Ayer descubrí a un murguero triste. Subía solitariamente por la calle, ya de madrugada, y parecía arrastrar hasta la nariz de payaso por el suelo humedecido por una ligerísima lluvia. Una auténtica novedad, porque los murgueros no suelen mostrarse tristes, sino cabreados.  Ya no recuerdo la última vez que ví a alguno de ellos reírse en el escenario. Los murgueros, desde hace varios lustros, están permanentemente emputados, porque han asumido un papel que nadie jamás les pidió: ser la voz del pueblo. Una tremebunda responsabilidad que no puede asumirse ni ejercerse, obviamente, con una sonrisa en los labios.
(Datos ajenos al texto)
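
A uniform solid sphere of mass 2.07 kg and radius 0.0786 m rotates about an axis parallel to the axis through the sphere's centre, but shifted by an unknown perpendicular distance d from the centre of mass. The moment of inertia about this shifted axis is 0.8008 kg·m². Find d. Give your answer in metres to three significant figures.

About the centre-of-mass axis, I_cm = (2/5)MR² = (2/5)(2.07)(0.0786)² = 0.0051154 kg·m².
Parallel axis theorem: I = I_cm + Md², so Md² = 0.8008 − 0.0051154 = 0.79568 kg·m².
d = √(0.79568 / 2.07) = 0.61999 m.

0.620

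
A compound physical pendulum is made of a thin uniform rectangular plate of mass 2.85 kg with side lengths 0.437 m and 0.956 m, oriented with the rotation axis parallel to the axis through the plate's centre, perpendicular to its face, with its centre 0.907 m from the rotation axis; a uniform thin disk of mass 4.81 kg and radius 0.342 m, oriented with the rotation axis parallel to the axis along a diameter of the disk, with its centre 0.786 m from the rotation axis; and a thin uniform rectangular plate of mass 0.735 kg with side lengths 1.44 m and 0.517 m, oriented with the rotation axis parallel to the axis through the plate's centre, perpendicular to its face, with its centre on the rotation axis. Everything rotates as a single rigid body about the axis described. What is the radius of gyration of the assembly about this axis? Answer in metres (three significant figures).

0.836

Rectangular plate: I_cm = (1/12)M(a²+b²) = (1/12)(2.85)[(0.437)² + (0.956)²] = 0.26241 kg m^2; centre at d = 0.907 m, so the parallel axis theorem gives I = 0.26241 + (2.85)(0.907)² = 2.607 kg m^2.
Thin disk: I_cm = (1/4)MR² = (1/4)(4.81)(0.342)² = 0.14065 kg m^2; centre at d = 0.786 m, so the parallel axis theorem gives I = 0.14065 + (4.81)(0.786)² = 3.1122 kg m^2.
Rectangular plate: I_cm = (1/12)M(a²+b²) = (1/12)(0.735)[(1.44)² + (0.517)²] = 0.14338 kg m^2; axis through the centre, so I = 0.14338 kg m^2.
Total I = 5.8626 kg m^2; total mass M = 8.395 kg.
k = √(I/M) = √(5.8626/8.395) = 0.83567 m.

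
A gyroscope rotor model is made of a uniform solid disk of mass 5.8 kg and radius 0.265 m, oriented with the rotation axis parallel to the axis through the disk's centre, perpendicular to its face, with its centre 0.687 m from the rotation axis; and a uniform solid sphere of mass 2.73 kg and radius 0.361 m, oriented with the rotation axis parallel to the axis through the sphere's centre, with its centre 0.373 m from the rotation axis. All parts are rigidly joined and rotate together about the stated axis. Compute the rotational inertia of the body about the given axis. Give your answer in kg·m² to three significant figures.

3.46

Solid disk: I_cm = (1/2)MR² = (1/2)(5.8)(0.265)² = 0.20365 kg·m²; centre at d = 0.687 m, so the parallel axis theorem gives I = 0.20365 + (5.8)(0.687)² = 2.9411 kg·m².
Solid sphere: I_cm = (2/5)MR² = (2/5)(2.73)(0.361)² = 0.14231 kg·m²; centre at d = 0.373 m, so the parallel axis theorem gives I = 0.14231 + (2.73)(0.373)² = 0.52213 kg·m².
Total I = 2.9411 + 0.52213 = 3.4632 kg·m².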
Desde que se produjo este acontecimiento, es decir, la transformación de las murgas en un hibrido pintarrajeado entre el Orfeón Donostiarra y Maximilien  Robespierre, los murgueros ya no se ríen, sino se encrespan; ya no vacilan, sino denuncian; ya no son agentes libres que terminaban –como todos nosotros –borrachos al amanecer, sino que forman parte normalizada, asimilada, deglutida del carnaval institucional, regado con cientos de miles de euros y cubierto por una maraña selvática de ordenanzas, normas y reglamentos
El murguero triste, acaso melancólico, venía, con toda seguridad, del concurso de murgas. Hasta en su lento y cansino andar se le notaba hondamente decepcionado. Su murga no había ganado y no cabe dudar que se lo merecía. La voz del pueblo, como el pueblo en general, resulta muy sensible al halago, y los premios son, básicamente, distinciones halagadoras. Mientras las murgas se transformaban en agentes reconocidos, premiados y subvencionados de la sociedad civil, los partidos políticos han hecho el camino inverso, murguerizándose hasta extremos, precisamente, payasescos. No hay murgas más cabalmente murgueras que los actuales partidos políticos. Todos son la voz del pueblo. Todos denuncian lo que se ha hecho vergonzosamente mal. Todos disfrutan de una democracia interna tremendamente murguera. Todos desafinan bajo la batuta del payaso jefe y cuando llega la hora del concurso, es decir, de las elecciones, todos han ganado en buena lid, y si refunfuñan es para advertir que las bases del concurso se reducen a un conjunto de trampas para que siempre venzan los mismos y no se pueda escuchar (en efecto) la voz del pueblo.
Me gustaría haber podido explicárselo al murguero triste, solitario y final del otro día. Haberle dicho, con lágrimas en los ojos: “Han estado muy bien. El próximo año estarán en la final y puede que saquen un diputado”. O algo así.